Our lab has recently shown that the compound Mithramycin and its second-generation analog EC8042 targets the oncogenic driver mutation of rhabdoid tumor, mutated SWI/SNF. We have shown that Mithramycin displaces mutated SWI/SNF from chromatin to increase apoptosis and differentiation of rhabdoid tumor cells (Chasse et al, 2021). This renders the cells quite sensitive to mithramycin. In contrast, rhabdoid tumor cells are quite resistant to a number of traditional chemotherapy agents including doxorubicin, SN38 and etoposide. Further, while both mithramycin and EC8042 are not dependent on DNA damage to target rhabdoid tumor cells, they markedly sensitize cells to a number of DNA damaging agents (Ribeiro-Silva et al, 2018). Nevertheless, it is not clear why rhabdoid cells are so resistant to traditional chemotherapy or how mithramycin alters sensitivity.

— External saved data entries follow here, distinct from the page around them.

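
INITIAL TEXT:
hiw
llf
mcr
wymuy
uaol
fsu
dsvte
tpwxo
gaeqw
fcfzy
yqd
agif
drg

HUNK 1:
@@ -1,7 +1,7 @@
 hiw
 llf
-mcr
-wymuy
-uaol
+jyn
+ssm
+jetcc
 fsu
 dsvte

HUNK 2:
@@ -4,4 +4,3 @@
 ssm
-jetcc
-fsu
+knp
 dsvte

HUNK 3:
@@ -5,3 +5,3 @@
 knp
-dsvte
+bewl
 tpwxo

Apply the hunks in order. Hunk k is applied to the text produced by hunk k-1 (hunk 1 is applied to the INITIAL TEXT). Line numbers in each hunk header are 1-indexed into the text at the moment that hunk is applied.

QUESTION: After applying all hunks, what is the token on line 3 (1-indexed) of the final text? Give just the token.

Answer: jyn

Derivation:
Hunk 1: at line 1 remove [mcr,wymuy,uaol] add [jyn,ssm,jetcc] -> 13 lines: hiw llf jyn ssm jetcc fsu dsvte tpwxo gaeqw fcfzy yqd agif drg
Hunk 2: at line 4 remove [jetcc,fsu] add [knp] -> 12 lines: hiw llf jyn ssm knp dsvte tpwxo gaeqw fcfzy yqd agif drg
Hunk 3: at line 5 remove [dsvte] add [bewl] -> 12 lines: hiw llf jyn ssm knp bewl tpwxo gaeqw fcfzy yqd agif drg
Final line 3: jyn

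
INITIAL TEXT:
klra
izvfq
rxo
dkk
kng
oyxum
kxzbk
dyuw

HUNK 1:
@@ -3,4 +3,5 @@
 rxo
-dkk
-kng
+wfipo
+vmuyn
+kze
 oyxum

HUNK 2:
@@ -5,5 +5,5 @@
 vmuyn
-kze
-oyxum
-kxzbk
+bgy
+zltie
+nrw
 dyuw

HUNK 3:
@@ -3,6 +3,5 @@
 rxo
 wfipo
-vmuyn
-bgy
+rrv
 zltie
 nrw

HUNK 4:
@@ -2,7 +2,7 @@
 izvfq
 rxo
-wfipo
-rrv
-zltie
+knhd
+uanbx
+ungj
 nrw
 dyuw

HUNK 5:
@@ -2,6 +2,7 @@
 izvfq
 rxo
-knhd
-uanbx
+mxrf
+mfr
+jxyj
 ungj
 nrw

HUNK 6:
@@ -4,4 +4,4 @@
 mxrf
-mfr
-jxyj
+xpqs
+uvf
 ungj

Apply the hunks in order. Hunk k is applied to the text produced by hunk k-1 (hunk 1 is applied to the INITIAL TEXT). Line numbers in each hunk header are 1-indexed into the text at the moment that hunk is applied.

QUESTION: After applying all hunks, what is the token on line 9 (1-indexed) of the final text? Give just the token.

Hunk 1: at line 3 remove [dkk,kng] add [wfipo,vmuyn,kze] -> 9 lines: klra izvfq rxo wfipo vmuyn kze oyxum kxzbk dyuw
Hunk 2: at line 5 remove [kze,oyxum,kxzbk] add [bgy,zltie,nrw] -> 9 lines: klra izvfq rxo wfipo vmuyn bgy zltie nrw dyuw
Hunk 3: at line 3 remove [vmuyn,bgy] add [rrv] -> 8 lines: klra izvfq rxo wfipo rrv zltie nrw dyuw
Hunk 4: at line 2 remove [wfipo,rrv,zltie] add [knhd,uanbx,ungj] -> 8 lines: klra izvfq rxo knhd uanbx ungj nrw dyuw
Hunk 5: at line 2 remove [knhd,uanbx] add [mxrf,mfr,jxyj] -> 9 lines: klra izvfq rxo mxrf mfr jxyj ungj nrw dyuw
Hunk 6: at line 4 remove [mfr,jxyj] add [xpqs,uvf] -> 9 lines: klra izvfq rxo mxrf xpqs uvf ungj nrw dyuw
Final line 9: dyuw

Answer: dyuw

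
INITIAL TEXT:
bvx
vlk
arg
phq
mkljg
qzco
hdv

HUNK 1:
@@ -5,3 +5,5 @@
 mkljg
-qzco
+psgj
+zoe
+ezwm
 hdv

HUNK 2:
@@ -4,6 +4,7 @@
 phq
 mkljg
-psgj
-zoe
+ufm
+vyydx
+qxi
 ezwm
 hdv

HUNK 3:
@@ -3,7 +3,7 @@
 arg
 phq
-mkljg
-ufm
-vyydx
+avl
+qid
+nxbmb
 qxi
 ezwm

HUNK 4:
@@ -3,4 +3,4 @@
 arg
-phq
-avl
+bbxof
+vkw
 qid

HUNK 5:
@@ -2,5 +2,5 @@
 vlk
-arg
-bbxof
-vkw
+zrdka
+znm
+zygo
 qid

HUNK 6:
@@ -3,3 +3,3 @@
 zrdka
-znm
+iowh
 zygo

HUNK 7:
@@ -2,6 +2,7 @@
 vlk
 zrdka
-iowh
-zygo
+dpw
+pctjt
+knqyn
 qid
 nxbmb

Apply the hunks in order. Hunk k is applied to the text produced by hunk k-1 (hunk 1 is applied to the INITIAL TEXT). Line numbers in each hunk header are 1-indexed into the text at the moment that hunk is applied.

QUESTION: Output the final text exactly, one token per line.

Hunk 1: at line 5 remove [qzco] add [psgj,zoe,ezwm] -> 9 lines: bvx vlk arg phq mkljg psgj zoe ezwm hdv
Hunk 2: at line 4 remove [psgj,zoe] add [ufm,vyydx,qxi] -> 10 lines: bvx vlk arg phq mkljg ufm vyydx qxi ezwm hdv
Hunk 3: at line 3 remove [mkljg,ufm,vyydx] add [avl,qid,nxbmb] -> 10 lines: bvx vlk arg phq avl qid nxbmb qxi ezwm hdv
Hunk 4: at line 3 remove [phq,avl] add [bbxof,vkw] -> 10 lines: bvx vlk arg bbxof vkw qid nxbmb qxi ezwm hdv
Hunk 5: at line 2 remove [arg,bbxof,vkw] add [zrdka,znm,zygo] -> 10 lines: bvx vlk zrdka znm zygo qid nxbmb qxi ezwm hdv
Hunk 6: at line 3 remove [znm] add [iowh] -> 10 lines: bvx vlk zrdka iowh zygo qid nxbmb qxi ezwm hdv
Hunk 7: at line 2 remove [iowh,zygo] add [dpw,pctjt,knqyn] -> 11 lines: bvx vlk zrdka dpw pctjt knqyn qid nxbmb qxi ezwm hdv

Answer: bvx
vlk
zrdka
dpw
pctjt
knqyn
qid
nxbmb
qxi
ezwm
hdv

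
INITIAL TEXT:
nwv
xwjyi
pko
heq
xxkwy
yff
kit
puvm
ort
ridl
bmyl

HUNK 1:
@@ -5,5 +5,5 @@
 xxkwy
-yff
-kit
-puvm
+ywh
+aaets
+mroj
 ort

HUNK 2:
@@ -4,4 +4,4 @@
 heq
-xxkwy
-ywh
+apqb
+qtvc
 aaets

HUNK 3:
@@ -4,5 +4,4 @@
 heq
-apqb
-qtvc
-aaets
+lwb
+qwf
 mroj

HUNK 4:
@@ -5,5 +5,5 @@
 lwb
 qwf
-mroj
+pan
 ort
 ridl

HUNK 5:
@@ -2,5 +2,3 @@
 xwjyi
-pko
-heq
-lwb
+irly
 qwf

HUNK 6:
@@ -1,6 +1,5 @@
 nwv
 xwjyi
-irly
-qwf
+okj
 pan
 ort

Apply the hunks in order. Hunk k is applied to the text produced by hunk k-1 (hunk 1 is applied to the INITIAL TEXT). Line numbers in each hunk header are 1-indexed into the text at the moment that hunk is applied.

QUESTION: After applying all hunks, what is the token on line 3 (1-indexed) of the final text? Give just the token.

Hunk 1: at line 5 remove [yff,kit,puvm] add [ywh,aaets,mroj] -> 11 lines: nwv xwjyi pko heq xxkwy ywh aaets mroj ort ridl bmyl
Hunk 2: at line 4 remove [xxkwy,ywh] add [apqb,qtvc] -> 11 lines: nwv xwjyi pko heq apqb qtvc aaets mroj ort ridl bmyl
Hunk 3: at line 4 remove [apqb,qtvc,aaets] add [lwb,qwf] -> 10 lines: nwv xwjyi pko heq lwb qwf mroj ort ridl bmyl
Hunk 4: at line 5 remove [mroj] add [pan] -> 10 lines: nwv xwjyi pko heq lwb qwf pan ort ridl bmyl
Hunk 5: at line 2 remove [pko,heq,lwb] add [irly] -> 8 lines: nwv xwjyi irly qwf pan ort ridl bmyl
Hunk 6: at line 1 remove [irly,qwf] add [okj] -> 7 lines: nwv xwjyi okj pan ort ridl bmyl
Final line 3: okj

Answer: okj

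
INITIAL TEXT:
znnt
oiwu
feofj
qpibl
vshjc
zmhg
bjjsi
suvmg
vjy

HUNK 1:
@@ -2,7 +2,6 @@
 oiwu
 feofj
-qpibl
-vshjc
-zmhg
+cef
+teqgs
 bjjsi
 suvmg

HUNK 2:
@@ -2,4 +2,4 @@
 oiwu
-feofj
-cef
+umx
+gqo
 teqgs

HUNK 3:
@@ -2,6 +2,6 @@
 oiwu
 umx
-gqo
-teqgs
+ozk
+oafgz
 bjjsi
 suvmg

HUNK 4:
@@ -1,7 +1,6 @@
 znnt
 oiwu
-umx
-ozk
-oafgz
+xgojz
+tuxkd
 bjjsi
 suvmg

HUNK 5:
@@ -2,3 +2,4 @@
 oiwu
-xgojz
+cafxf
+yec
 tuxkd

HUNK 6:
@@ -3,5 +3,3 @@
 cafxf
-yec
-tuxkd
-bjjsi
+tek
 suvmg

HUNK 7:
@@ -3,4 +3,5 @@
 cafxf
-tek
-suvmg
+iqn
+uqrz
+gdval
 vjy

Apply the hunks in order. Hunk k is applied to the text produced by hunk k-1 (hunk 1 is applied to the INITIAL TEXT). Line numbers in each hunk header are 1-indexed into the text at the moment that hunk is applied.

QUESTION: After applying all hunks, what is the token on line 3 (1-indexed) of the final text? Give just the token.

Hunk 1: at line 2 remove [qpibl,vshjc,zmhg] add [cef,teqgs] -> 8 lines: znnt oiwu feofj cef teqgs bjjsi suvmg vjy
Hunk 2: at line 2 remove [feofj,cef] add [umx,gqo] -> 8 lines: znnt oiwu umx gqo teqgs bjjsi suvmg vjy
Hunk 3: at line 2 remove [gqo,teqgs] add [ozk,oafgz] -> 8 lines: znnt oiwu umx ozk oafgz bjjsi suvmg vjy
Hunk 4: at line 1 remove [umx,ozk,oafgz] add [xgojz,tuxkd] -> 7 lines: znnt oiwu xgojz tuxkd bjjsi suvmg vjy
Hunk 5: at line 2 remove [xgojz] add [cafxf,yec] -> 8 lines: znnt oiwu cafxf yec tuxkd bjjsi suvmg vjy
Hunk 6: at line 3 remove [yec,tuxkd,bjjsi] add [tek] -> 6 lines: znnt oiwu cafxf tek suvmg vjy
Hunk 7: at line 3 remove [tek,suvmg] add [iqn,uqrz,gdval] -> 7 lines: znnt oiwu cafxf iqn uqrz gdval vjy
Final line 3: cafxf

Answer: cafxf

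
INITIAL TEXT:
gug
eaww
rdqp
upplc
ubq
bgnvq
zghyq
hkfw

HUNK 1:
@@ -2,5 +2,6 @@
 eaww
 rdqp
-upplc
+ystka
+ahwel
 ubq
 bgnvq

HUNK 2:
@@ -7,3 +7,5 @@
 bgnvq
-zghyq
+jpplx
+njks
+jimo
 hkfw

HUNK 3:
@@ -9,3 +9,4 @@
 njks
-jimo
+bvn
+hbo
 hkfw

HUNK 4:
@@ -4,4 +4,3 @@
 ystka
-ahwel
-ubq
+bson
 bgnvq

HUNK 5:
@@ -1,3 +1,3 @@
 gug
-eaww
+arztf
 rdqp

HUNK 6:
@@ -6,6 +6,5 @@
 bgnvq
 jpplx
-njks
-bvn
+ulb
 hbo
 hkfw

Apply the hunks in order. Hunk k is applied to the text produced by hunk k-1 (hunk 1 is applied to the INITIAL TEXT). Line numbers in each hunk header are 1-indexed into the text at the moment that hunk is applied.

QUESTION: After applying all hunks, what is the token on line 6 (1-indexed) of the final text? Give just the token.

Hunk 1: at line 2 remove [upplc] add [ystka,ahwel] -> 9 lines: gug eaww rdqp ystka ahwel ubq bgnvq zghyq hkfw
Hunk 2: at line 7 remove [zghyq] add [jpplx,njks,jimo] -> 11 lines: gug eaww rdqp ystka ahwel ubq bgnvq jpplx njks jimo hkfw
Hunk 3: at line 9 remove [jimo] add [bvn,hbo] -> 12 lines: gug eaww rdqp ystka ahwel ubq bgnvq jpplx njks bvn hbo hkfw
Hunk 4: at line 4 remove [ahwel,ubq] add [bson] -> 11 lines: gug eaww rdqp ystka bson bgnvq jpplx njks bvn hbo hkfw
Hunk 5: at line 1 remove [eaww] add [arztf] -> 11 lines: gug arztf rdqp ystka bson bgnvq jpplx njks bvn hbo hkfw
Hunk 6: at line 6 remove [njks,bvn] add [ulb] -> 10 lines: gug arztf rdqp ystka bson bgnvq jpplx ulb hbo hkfw
Final line 6: bgnvq

Answer: bgnvq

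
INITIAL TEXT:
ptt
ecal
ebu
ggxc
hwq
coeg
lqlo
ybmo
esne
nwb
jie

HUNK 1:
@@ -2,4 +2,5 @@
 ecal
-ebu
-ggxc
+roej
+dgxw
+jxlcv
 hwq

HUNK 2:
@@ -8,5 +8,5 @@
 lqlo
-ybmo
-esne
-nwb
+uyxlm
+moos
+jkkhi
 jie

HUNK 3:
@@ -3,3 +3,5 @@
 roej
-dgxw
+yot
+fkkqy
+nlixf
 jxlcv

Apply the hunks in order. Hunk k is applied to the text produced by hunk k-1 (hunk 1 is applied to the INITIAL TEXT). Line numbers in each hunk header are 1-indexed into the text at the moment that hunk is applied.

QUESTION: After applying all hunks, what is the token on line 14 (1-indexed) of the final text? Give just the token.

Answer: jie

Derivation:
Hunk 1: at line 2 remove [ebu,ggxc] add [roej,dgxw,jxlcv] -> 12 lines: ptt ecal roej dgxw jxlcv hwq coeg lqlo ybmo esne nwb jie
Hunk 2: at line 8 remove [ybmo,esne,nwb] add [uyxlm,moos,jkkhi] -> 12 lines: ptt ecal roej dgxw jxlcv hwq coeg lqlo uyxlm moos jkkhi jie
Hunk 3: at line 3 remove [dgxw] add [yot,fkkqy,nlixf] -> 14 lines: ptt ecal roej yot fkkqy nlixf jxlcv hwq coeg lqlo uyxlm moos jkkhi jie
Final line 14: jie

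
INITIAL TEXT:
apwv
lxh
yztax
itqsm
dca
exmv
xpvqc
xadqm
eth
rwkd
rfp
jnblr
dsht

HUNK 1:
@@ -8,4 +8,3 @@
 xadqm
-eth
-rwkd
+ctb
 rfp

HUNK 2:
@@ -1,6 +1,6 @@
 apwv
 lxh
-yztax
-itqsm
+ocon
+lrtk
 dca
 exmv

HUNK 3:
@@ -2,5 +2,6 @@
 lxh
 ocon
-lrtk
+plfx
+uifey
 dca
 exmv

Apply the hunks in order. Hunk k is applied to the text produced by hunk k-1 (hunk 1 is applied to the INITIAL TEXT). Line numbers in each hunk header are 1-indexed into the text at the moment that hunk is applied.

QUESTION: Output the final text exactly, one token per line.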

The overall goal of this project is to develop mithramycin based combination therapies for rhabdoid tumor. We hypothesize that mithramycin sensitizes rhabdoid tumors to DNA damage by displacing the mutant SWI/SNF complex from chromatin to cause a gain of PRC2 activity and H3K27me3 at loci responsible for resistance to chemotherapy. To test this hypothesis, we will determine if mithramycin exposure of rhabdoid tumor cells, leads to a gain in H3K27me3 at the GTF2H1 locus to confer platinum sensitivity. GTF2H1 plays an important role in the nucleotide excision repair (NER) pathway and is known to be aberrantly activated in RT cells (Ribeiro-Silva et al, 2019). Therefore, we will determine if this aberrant regulation mediates resistance to a panel of clinically relevant platinum agents. The results will provide insight into mechanisms of drug resistance in rhabdoid tumor and potentially a clinically relevant combination therapy for further preclinical testing.